Basically I create a rough outline of the model using nurbs primitives, which I tweak to get the surface as good as I can. Then I convert them all to poly objects, and just combine them into a single object (no further tweaking). I then make the poly live, and draw patch outlines on the surface with EP curves. Some of the nurbs primitives from the original outline I may keep, rebuild for uniformity, and use their boundary isoparms for some of the patches.

My problem was that when I dragged the curves edit points they were not clicking to the live surface, because I wasn't dragging them with the middle mouse button. Heyho user added image.

Anyway, this method is working pretty well for me, surface origin direction permitting (hair pulling, teeth gnashing moments here and there as you'ld expect).
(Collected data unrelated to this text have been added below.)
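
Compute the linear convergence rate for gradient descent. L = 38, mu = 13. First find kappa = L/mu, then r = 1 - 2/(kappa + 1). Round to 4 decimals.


Step 1: Compute the condition number.
kappa = L/mu = 38/13 = 2.9231
Step 2: Compute the convergence rate.
r = 1 - 2/(kappa + 1) = 1 - 2*mu/(L + mu) = (L - mu)/(L + mu) = 25/51 = 0.4902


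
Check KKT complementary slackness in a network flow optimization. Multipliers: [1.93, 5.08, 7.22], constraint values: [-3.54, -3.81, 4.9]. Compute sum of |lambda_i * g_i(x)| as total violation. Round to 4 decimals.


KKT complementary slackness check:
lambda_1 * g_1 = 1.93 * -3.54 = -6.8322
lambda_2 * g_2 = 5.08 * -3.81 = -19.3548
lambda_3 * g_3 = 7.22 * 4.9 = 35.378
Total violation = 6.8322 + 19.3548 + 35.378 = 61.565


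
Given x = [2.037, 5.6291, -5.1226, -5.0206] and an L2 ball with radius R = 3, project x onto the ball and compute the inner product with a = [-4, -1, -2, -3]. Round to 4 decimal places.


Step 1: Compute ||x|| (intermediates to 6 decimals).
||x|| = sqrt(2.037^2 + 5.6291^2 + (-5.1226)^2 + (-5.0206)^2) = 9.342569
Step 2: Project.
Since ||x|| > R, scale = R/||x|| = 3/9.342569 = 0.321111, proj(x) = scale * x
proj(x) = [0.654103, 1.807566, -1.644923, -1.61217]
Step 3: Dot product.
a^T * proj(x) = -4*0.654103 - 1*1.807566 - 2*(-1.644923) - 3*(-1.61217) = 3.7024


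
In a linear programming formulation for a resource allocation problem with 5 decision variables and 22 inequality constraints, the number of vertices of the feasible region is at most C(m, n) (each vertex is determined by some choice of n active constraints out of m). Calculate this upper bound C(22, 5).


Each vertex corresponds to some choice of n active constraints out of m, so the number of vertices is at most C(m, n) = m! / (n!(m-n)!).
m = 22, n = 5
Numerator: 22 * 21 * 20 * 19 * 18
Denominator: 5! = 120
C(22, 5) = 26334


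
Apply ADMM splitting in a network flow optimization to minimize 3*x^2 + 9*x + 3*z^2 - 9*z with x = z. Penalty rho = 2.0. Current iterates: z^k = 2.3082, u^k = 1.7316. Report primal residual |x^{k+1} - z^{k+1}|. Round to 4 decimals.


ADMM iteration with rho = 2.0, z^k = 2.3082, u^k = 1.7316
Step 1: x-update.
Minimize 3*x^2 + 9*x + (2.0/2)*(x - 2.3082 + 1.7316)^2
FOC: (2*3 + 2.0)*x = -9 + 2.0*(2.3082 - 1.7316)
x^{k+1} = -0.9809
Step 2: z-update.
Minimize 3*z^2 - 9*z + (2.0/2)*(-0.9809 - z + 1.7316)^2
FOC: (2*3 + 2.0)*z = 9 + 2.0*(-0.9809 + 1.7316)
z^{k+1} = 1.3127
Step 3: u-update.
u^{k+1} = 1.7316 - 0.9809 - 1.3127 = -0.5619
Step 4: Primal residual = |-0.9809 - 1.3127| = 2.2935


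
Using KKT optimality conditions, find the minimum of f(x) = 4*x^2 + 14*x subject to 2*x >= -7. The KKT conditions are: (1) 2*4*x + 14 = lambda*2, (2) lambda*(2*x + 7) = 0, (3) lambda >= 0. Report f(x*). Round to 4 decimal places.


Step 1: Try lambda = 0 (constraint inactive).
Stationarity: 2*4*x + 14 = 0
x* = -14/(2*4) = -1.75
Check constraint: 2*-1.75 = -3.5 >= -7 -- satisfied.
Step 2: Compute optimal value.
f(x*) = 4*(-1.75)^2 + 14*(-1.75) = -12.25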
The reasons I'm not using a NURBS live object and I've added a poly phase are:
Firstly the curves attach to one a little too well, and I dont want them following the outline of the primitives exactly, just to get from point A to B, roughly. The other main reason is you can't combine NURBS a la Polys you can only attach which would add a helluva lot of time to this process to get everything aligned and nice. It could be done, but would mean making one NURBS shape not live and then another live as I draw a curve over a boundary between each of them which would prolly push me off the cliff of patience user added image

Agreed though. Patches are the best way for accuracy, and knowing your model. I can predict how it'll behave and how it'll convert. It can be very time consuming, but I can see the rewards further down the line.

I hope I've explained it now, I know it may seem weird, but I find shaping organic model surfaces using Polys and even Subds horrifyingly unpredictable and iffy. This I guess is because I don't yet have a 'feel' for the kind of topology and outlining curve shape I'm going to get out of extruded and rotated polys. Honestly, I don't get how people can build something like a torso with polys when I find I can knock one together with a few curves running its entire length rapidly rather than tweaking and splitting a poly. Hopefully, as I get more into polys (which I use for appendages from my initial patched nurbs models) I'll find other things I can do, prefer in the poly phase.

I saw this https://www.3dm-mc.com/tutorials/maya/dobby/
though and went OMFG!!! not a method I can wrap my head around user added image.